Colorado faith leaders are requesting immediate reforms aimed at stopping police violence in Denver–and they will try to put the votes of their members behind their demands.

In a letter sent to the Denver City Council yesterday, seven progressive-oriented spiritual and religious organizations responded to the death of George Floyd and the subsequent anti-racism and anti-police brutality protests.

They offered their support for the protesters and the African-American community and suggested policy reforms.

“We, the faith and spiritual leaders of Colorado representing the wide diversity of traditions, races, cultures, and images of the Divine… declare our resolve to stand together in solidarity for all marginalized people across this country,” stated the letter.

They will encourage members to vote for politicians supporting the police reforms they specify in the letter.

“We are prepared to encourage our members to use their votes to elect only those officials who support these policies and laws,” the letter states.

Signatories to the letter were: Interfaith Alliance of Colorado, Greater Metro Denver Ministerial Alliance, Together Colorado Action, Colorado Council of Churches, Multi-Faith Leadership Forum, Wisdom House, and Multicultural Mosaic Foundation.

The letter calls upon the council to join the leaders in drafting policies against police misconduct.

They aim to increase transparency through the use of body cameras when officers are on duty.

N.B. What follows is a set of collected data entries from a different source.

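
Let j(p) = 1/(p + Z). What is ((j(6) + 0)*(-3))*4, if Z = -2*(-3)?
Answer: -1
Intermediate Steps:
Z = 6
j(p) = 1/(6 + p) (j(p) = 1/(p + 6) = 1/(6 + p))
((j(6) + 0)*(-3))*4 = ((1/(6 + 6) + 0)*(-3))*4 = ((1/12 + 0)*(-3))*4 = ((1/12)*(-3))*4 = -¼*4 = -1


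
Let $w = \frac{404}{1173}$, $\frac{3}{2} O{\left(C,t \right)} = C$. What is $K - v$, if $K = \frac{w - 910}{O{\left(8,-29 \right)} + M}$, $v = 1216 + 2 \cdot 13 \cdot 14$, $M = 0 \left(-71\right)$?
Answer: $- \frac{5475753}{3128} \approx -1750.6$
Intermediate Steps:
$O{\left(C,t \right)} = \frac{2 C}{3}$
$M = 0$
$v = 1580$ ($v = 1216 + 26 \cdot 14 = 1216 + 364 = 1580$)
$w = \frac{404}{1173}$ ($w = 404 \cdot \frac{1}{1173} = \frac{404}{1173} \approx 0.34442$)
$K = - \frac{533513}{3128}$ ($K = \frac{\frac{404}{1173} - 910}{\frac{2}{3} \cdot 8 + 0} = - \frac{1067026}{1173 \left(\frac{16}{3} + 0\right)} = - \frac{1067026}{1173 \cdot \frac{16}{3}} = \left(- \frac{1067026}{1173}\right) \frac{3}{16} = - \frac{533513}{3128} \approx -170.56$)
$K - v = - \frac{533513}{3128} - 1580 = - \frac{5475753}{3128}$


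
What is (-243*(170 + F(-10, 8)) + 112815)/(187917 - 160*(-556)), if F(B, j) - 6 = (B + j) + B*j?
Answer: 89973/276877 ≈ 0.32496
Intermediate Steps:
F(B, j) = 6 + B + j + B*j (F(B, j) = 6 + ((B + j) + B*j) = 6 + (B + j + B*j) = 6 + B + j + B*j)
(-243*(170 + F(-10, 8)) + 112815)/(187917 - 160*(-556)) = (-243*(170 + (6 - 10 + 8 - 10*8)) + 112815)/(187917 - 160*(-556)) = (-243*(170 + (6 - 10 + 8 - 80)) + 112815)/(187917 + 88960) = (-243*(170 - 76) + 112815)/276877 = (-243*94 + 112815)*(1/276877) = (-22842 + 112815)*(1/276877) = 89973*(1/276877) = 89973/276877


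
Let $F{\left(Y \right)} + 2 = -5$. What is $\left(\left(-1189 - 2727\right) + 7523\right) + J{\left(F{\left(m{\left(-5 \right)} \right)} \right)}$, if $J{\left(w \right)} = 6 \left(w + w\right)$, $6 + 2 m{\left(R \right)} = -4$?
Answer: $3523$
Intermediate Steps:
$m{\left(R \right)} = -5$ ($m{\left(R \right)} = -3 + \frac{1}{2} \left(-4\right) = -3 - 2 = -5$)
$F{\left(Y \right)} = -7$ ($F{\left(Y \right)} = -2 - 5 = -7$)
$J{\left(w \right)} = 12 w$ ($J{\left(w \right)} = 6 \cdot 2 w = 12 w$)
$\left(\left(-1189 - 2727\right) + 7523\right) + J{\left(F{\left(m{\left(-5 \right)} \right)} \right)} = \left(\left(-1189 - 2727\right) + 7523\right) + 12 \left(-7\right) = \left(-3916 + 7523\right) - 84 = 3607 - 84 = 3523$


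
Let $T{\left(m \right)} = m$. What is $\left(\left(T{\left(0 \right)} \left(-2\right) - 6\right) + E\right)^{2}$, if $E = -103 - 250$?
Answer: $128881$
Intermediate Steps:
$E = -353$
$\left(\left(T{\left(0 \right)} \left(-2\right) - 6\right) + E\right)^{2} = \left(\left(0 \left(-2\right) - 6\right) - 353\right)^{2} = \left(\left(0 - 6\right) - 353\right)^{2} = \left(-6 - 353\right)^{2} = \left(-359\right)^{2} = 128881$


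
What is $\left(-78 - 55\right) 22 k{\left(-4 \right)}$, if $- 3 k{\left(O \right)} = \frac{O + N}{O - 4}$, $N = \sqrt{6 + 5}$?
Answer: $\frac{1463}{3} - \frac{1463 \sqrt{11}}{12} \approx 83.315$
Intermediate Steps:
$N = \sqrt{11} \approx 3.3166$
$k{\left(O \right)} = - \frac{O + \sqrt{11}}{3 \left(-4 + O\right)}$ ($k{\left(O \right)} = - \frac{\left(O + \sqrt{11}\right) \frac{1}{O - 4}}{3} = - \frac{\left(O + \sqrt{11}\right) \frac{1}{-4 + O}}{3} = - \frac{\frac{1}{-4 + O} \left(O + \sqrt{11}\right)}{3} = - \frac{O + \sqrt{11}}{3 \left(-4 + O\right)}$)
$\left(-78 - 55\right) 22 k{\left(-4 \right)} = \left(-78 - 55\right) 22 \frac{\left(-1\right) \left(-4\right) - \sqrt{11}}{3 \left(-4 - 4\right)} = - 133 \cdot 22 \frac{4 - \sqrt{11}}{3 \left(-8\right)} = - 133 \cdot 22 \cdot \frac{1}{3} \left(- \frac{1}{8}\right) \left(4 - \sqrt{11}\right) = - 133 \cdot 22 \left(- \frac{1}{6} + \frac{\sqrt{11}}{24}\right) = - 133 \left(- \frac{11}{3} + \frac{11 \sqrt{11}}{12}\right) = \frac{1463}{3} - \frac{1463 \sqrt{11}}{12}$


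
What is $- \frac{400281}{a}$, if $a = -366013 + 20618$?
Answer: $\frac{400281}{345395} \approx 1.1589$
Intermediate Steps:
$a = -345395$
$- \frac{400281}{a} = - \frac{400281}{-345395} = \left(-400281\right) \left(- \frac{1}{345395}\right) = \frac{400281}{345395}$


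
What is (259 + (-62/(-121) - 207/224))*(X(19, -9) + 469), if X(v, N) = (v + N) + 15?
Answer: 1731167919/13552 ≈ 1.2774e+5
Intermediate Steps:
X(v, N) = 15 + N + v (X(v, N) = (N + v) + 15 = 15 + N + v)
(259 + (-62/(-121) - 207/224))*(X(19, -9) + 469) = (259 + (-62/(-121) - 207/224))*((15 - 9 + 19) + 469) = (259 + (-62*(-1/121) - 207*1/224))*(25 + 469) = (259 + (62/121 - 207/224))*494 = (259 - 11159/27104)*494 = (7008777/27104)*494 = 1731167919/13552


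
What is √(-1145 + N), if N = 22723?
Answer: √21578 ≈ 146.89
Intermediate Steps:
√(-1145 + N) = √(-1145 + 22723) = √21578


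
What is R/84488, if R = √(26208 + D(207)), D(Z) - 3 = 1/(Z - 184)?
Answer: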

The leaders want camera footage to be made public immediately.

They also advocate for increasing police accountability. They demand a better investigation process and the re-activation of the Use of Force Advisory Committee. 

Finally, the leaders call for “systematic demilitarization of the police force” by limiting the use of military-grade weapons.

“The time is now for systemic change to our policing policies in this city, state, and country,” said Rev. Tamara Boynton of the Interfaith Alliance of Colorado.

Rev. Tamara Boynton

The religious organizations themselves vowed to combat violence and systematic racism. 

“We will hold ourselves accountable for modeling unity, civility, grace, compassion, and righteous indignation towards the mistreatment of any of God’s children,” the letter states.

They will organize or participate in prayers and peaceful demonstrations against police brutality. 

Additionally, the leaders vowed to hold each other accountable for action. 

According to the letter, they are “prepared to challenge our fellow faith leaders who are unwilling to engage authentically in this struggle.”